If our input changes, we can change the code only once.

x <- c(1:10, Inf) #infinity 
rescale01(x)

rescale01 <- function(x){
  rng <- range(x, na.rm = TRUE, finite = TRUE) # accepts only finite numbers 
  (x - rng[1])/(rng[2] - rng[1]) 
}
rescale01(x)

3. Fuctions Are for Humans and Computers

A few tricks for better function names

  1. Use verbs instead of nouns, unless nouns are well known (e.g., mean)

  2. Use several words in lowercase and connect them by underscore (_). More importantly, be consistent.

  3. If you create several functions doing similar things, use a common prefix.

# some random functions 
input_select()
input_checkbox()
input_text()
  1. Avoid function names that are already in use by other packages.

  2. Put #comments on why, not what or how in the body of functions.

4. Conditional Execution

A function returns the last value it computed.

has_name <- function(x){
  nms <- names(x)
  if (is.null(nms)){
    rep(FALSE, length(x))
  } else {
    !is.na(nms) & nms != "" 
  }
}

# example
x <- c(1, 2, 3)
names(x) <- c("a", "b", "c")
has_name(x)

names(x) <- c("a", NA, "c")
has_name(x)
Conditions

The condition should be a single value, not a vector. Use || or &&, not | or &. If you have multiple elements, use any() or all().

Check: any, all

x <- c(TRUE, FALSE, TRUE)
any(x == TRUE)
all(x == TRUE)

Avoid == in the condition. It’s for vectors: it may return a vector. Instead, collapse with any() or all() and identical(), which always returns a single TRUE or FALSE.
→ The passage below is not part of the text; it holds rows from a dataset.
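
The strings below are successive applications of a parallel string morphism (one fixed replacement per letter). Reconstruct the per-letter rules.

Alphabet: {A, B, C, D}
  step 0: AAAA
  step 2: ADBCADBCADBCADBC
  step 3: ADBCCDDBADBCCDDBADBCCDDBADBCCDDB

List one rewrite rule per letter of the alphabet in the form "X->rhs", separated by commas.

A->AD, B->CD, C->DB, D->BC

  step 2 ⇒ step 3: ADBCADBCADBCADBC ⇒ AD·BC·CD·DB·AD·BC·CD·DB·AD·BC·CD·DB·AD·BC·CD·DB
    A ↦ AD
    B ↦ CD
    C ↦ DB
    D ↦ BC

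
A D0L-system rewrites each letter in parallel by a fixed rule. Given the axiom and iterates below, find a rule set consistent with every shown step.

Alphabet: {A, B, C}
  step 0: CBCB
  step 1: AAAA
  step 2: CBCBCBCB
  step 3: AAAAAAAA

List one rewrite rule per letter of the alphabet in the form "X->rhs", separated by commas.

  step 2 ⇒ step 3: CBCBCBCB ⇒ A·A·A·A·A·A·A·A
    B ↦ A
    C ↦ A
  step 1 ⇒ step 2: AAAA ⇒ CB·CB·CB·CB
    A ↦ CB

A->CB, B->A, C->A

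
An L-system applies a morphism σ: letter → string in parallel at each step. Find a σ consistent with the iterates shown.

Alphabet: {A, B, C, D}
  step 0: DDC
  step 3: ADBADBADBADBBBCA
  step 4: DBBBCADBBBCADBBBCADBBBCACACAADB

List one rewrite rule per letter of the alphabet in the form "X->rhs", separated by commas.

A->DB, B->CA, C->A, D->BB

  step 3 ⇒ step 4: ADBADBADBADBBBCA ⇒ DB·BB·CA·DB·BB·CA·DB·BB·CA·DB·BB·CA·CA·CA·A·DB
    A ↦ DB
    B ↦ CA
    C ↦ A
    D ↦ BB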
# identical() may be too strict. It doesn't coerce. 
identical(0L, 0) # 0L: integer

# then, use dplyr::near()
x <- sqrt(2)^2 
x
x == 2 
x - 2
identical(x, 2)
dplyr::near(x, 2)
Multiple Conditions

Chain multiple if statements together:

if (this) {
  # do this 
} else if (that) {
  # do something else 
} else {
  #
}
Code style

If a function is very short, write it in one line without curly brackets.

y < -10 
x <- if (y<20) "Too low" else "Too high"
Exercises

No.4 How could you use cut() to simplify this set of nested if-else statements?

if (temp <= 0) {
  "freezing"
} else if (temp <= 10) {
  "cold"
} else if (temp <= 20) {
  "cool"
} else if (temp <= 30) {
  "warm"
} else {
  "hot"
}

How would you change the call to cut() if I’d used < instead of <=? What is the other chief advantage of cut() for this problem? (Hint: what happens if you have many values in temp?)

No.5 What happens if you use switch() with numeric values?

No.6 What does this switch() call do? What happens if x is “e”?

switch(x, 
  a = ,
  b = "ab",
  c = ,
  d = "cd"
)

Experiment, then carefully read the documentation.